Il pasticcio tessere per il sussidio grillino

Di Maio: sto facendo stampare 6 milioni di carte. Ma non ci sono soldi né regole

Il pasticcio tessere per il sussidio grillino

Il reddito di cittadinanza non c'è, i beneficiari nemmeno, ma le tessere su cui erogarlo sono già in stampa: «Ho già dato mandato di stampare le prime cinque o sei milioni di tessere elettroniche», ha detto il vicepremier Luigi Di Maio. «Cinque o sei»: milione più milione meno per il grillino non fa differenza e questo già dà la misura di quante ancora siano le incertezze di applicazione del sussidio. La platea è ancora indefinita e potrebbe essere molto inferiore a questi numeri, visto che i 9 miliardi stanziati per il provvedimento non bastano per incrementare fino 780 euro i redditi di tutti coloro che non arrivano a questa soglia. Infatti l'annuncio ha scatenato le polemiche dal Pd: «Di Maio fa stampare 6 milioni di tessere. Secondo quale legge, visto che la manovra non è stata ancora approvata? Con quali soldi? L'ennesimo bluff».

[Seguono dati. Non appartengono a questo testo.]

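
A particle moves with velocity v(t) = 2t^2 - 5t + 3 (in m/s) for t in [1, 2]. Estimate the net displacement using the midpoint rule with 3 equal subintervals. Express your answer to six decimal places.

Δt = (2 − 1)/3 = 1/3.
Midpoints: 7/6, 1.5, 11/6.
v(7/6) = -1/9, v(1.5) = 0, v(11/6) = 5/9.
Sum = Δt · [v(7/6) + v(1.5) + v(11/6)].
Sum ≈ 0.148148.

0.148148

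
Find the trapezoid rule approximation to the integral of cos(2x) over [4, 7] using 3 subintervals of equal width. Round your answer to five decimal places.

0.00040

Δx = (7 − 4)/3 = 1.
f(4) ≈ -0.14550, f(5) ≈ -0.83907, f(6) ≈ 0.84385, f(7) ≈ 0.13674.
T_3 = (Δx/2)·[f(x_0) + 2f(x_1) + 2f(x_2) + f(x_3)].
Sum ≈ 0.00040.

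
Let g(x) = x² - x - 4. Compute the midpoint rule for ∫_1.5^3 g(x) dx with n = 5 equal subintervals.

-1.51125

Δx = (3 − 1.5)/5 = 0.3.
Midpoints: 1.65, 1.95, 2.25, 2.55, 2.85.
g(1.65) = -2.9275, g(1.95) = -2.1475, g(2.25) = -1.1875, g(2.55) = -0.0475, g(2.85) = 1.2725.
Sum = Δx · [g(1.65) + g(1.95) + g(2.25) + g(2.55) + g(2.85)].
Sum = -1.51125.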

Nonostante i molti nodi ancora da sciogliere, per il leader pentastellato sarà «il più grande investimento in capitale umano che facciamo in Italia». A oggi però la misura è ancora fantasma, dopo mesi di annunci e smentite. E lo sarà almeno fino a quando non verrà messa nero su bianco in un decreto collegato alla legge di bilancio atteso entro dicembre. La promessa è di farlo partire insieme con «i pensionamenti a quota 100 e la pensione di cittadinanza nei primi mesi del 2019». L'obiettivo è riuscirci entro aprile.

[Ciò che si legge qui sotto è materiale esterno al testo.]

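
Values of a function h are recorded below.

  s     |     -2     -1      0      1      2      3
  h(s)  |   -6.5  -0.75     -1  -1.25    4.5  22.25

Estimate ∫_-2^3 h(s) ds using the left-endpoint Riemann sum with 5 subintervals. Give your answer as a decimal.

-5

Δs = 1.
Sum = 1·[(-6.5) + (-0.75) + (-1) + (-1.25) + 4.5] = -5.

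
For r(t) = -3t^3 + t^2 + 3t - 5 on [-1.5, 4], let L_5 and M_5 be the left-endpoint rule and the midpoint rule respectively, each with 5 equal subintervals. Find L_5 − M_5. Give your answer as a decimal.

L_5 = -89.4575.
M_5 = -166.9353125.
L_5 − M_5 = 77.4778125.

77.4778125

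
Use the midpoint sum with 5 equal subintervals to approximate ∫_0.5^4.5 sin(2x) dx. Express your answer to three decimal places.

0.809

Δx = (4.5 − 0.5)/5 = 0.8.
Midpoints: 0.9, 1.7, 2.5, 3.3, 4.1.
f(0.9) ≈ 0.974, f(1.7) ≈ -0.256, f(2.5) ≈ -0.959, f(3.3) ≈ 0.312, f(4.1) ≈ 0.941.
Sum = Δx · [f(0.9) + f(1.7) + f(2.5) + f(3.3) + f(4.1)].
Sum ≈ 0.809.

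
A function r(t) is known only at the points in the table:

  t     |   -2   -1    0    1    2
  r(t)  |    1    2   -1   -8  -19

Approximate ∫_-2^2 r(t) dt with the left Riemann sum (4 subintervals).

Δt = 1.
Sum = 1·[1 + 2 + (-1) + (-8)] = -6.

-6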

Ecco come verrà erogata, secondo Di Maio: «Prenderemo delle persone che oggi hanno difficoltà ad avere un reddito e gli diremo: hai un sito internet, che sarà pronto dall'anno prossimo, accedi, ti identifichi con l'identità digitale e compili la tua scheda. Se hai i requisiti riceverai una tessera a casa e una serie di impegni da prendere». La somma verrà distribuita ai nuclei familiari in base all'Isee, e sarà inferiore per chi ha una casa di proprietà e non deve sostenere costi di affitto. Lo ha confermato anche l'economista consulente del vicepriemer e ideatore del reddito, Pasquale Tridico: «Chi ha bisogno di pagarsi un affitto prende il reddito pieno. Chi ha una casa prende invece intorno ai 480 o 500 euro». Chi riceve il sussidio dovrà svolgere lavori di pubblica utilità per otto ore settimanali, sarà affiancato da un tutor, dovrà frequentare corsi di formazione e non potrà rifiutare più di tre offerte di lavoro che, dopo varie giravolte sembra che saranno gestite non sulla base dei chilometri di distanza da casa, ma di «macro aree» in cui verrà suddiviso il Paese. Passati 18 mesi dall'inizio dell'erogazione del reddito, ci sarà un «tagliando» per verificare il rispetto degli impegni presi dal disoccupato. E per ovviare alle annose disfunzioni dei centri per l'impiego, che nella proposta originaria del Movimento cinque stelle dovevano essere il perno di tutta l'operazione e per cui la manovra finanziaria stanzia 1 miliardo, è allo studio la soluzione del sottosegretario leghista Armando Siri: spostare il baricentro del reddito di cittadinanza dai centri per l'impiego verso il mondo produttivo, erogando il sussidio direttamente all'azienda che si occuperà di formare e riqualificare il disoccupato. Che, «al termine del periodo di formazione-lavoro, potrà essere assunto dalla stessa impresa, oppure mettersi sul mercato con un bagaglio di competenze aggiornato».

Una strategia per evitare truffe e abusi che preoccupano i pentastellati, visto che rischierebbero di svuotare la misura simbolo del M5s.

Dopo i timori espressi dal sottosegretario Stefano Buffagni, sono arrivati anche quelli del magistrato più ascoltato dai cinque stelle, Piercamillo Davigo: «In un Paese con 12 milioni di evasori fiscali mi sembra difficile poter fare controlli adeguati».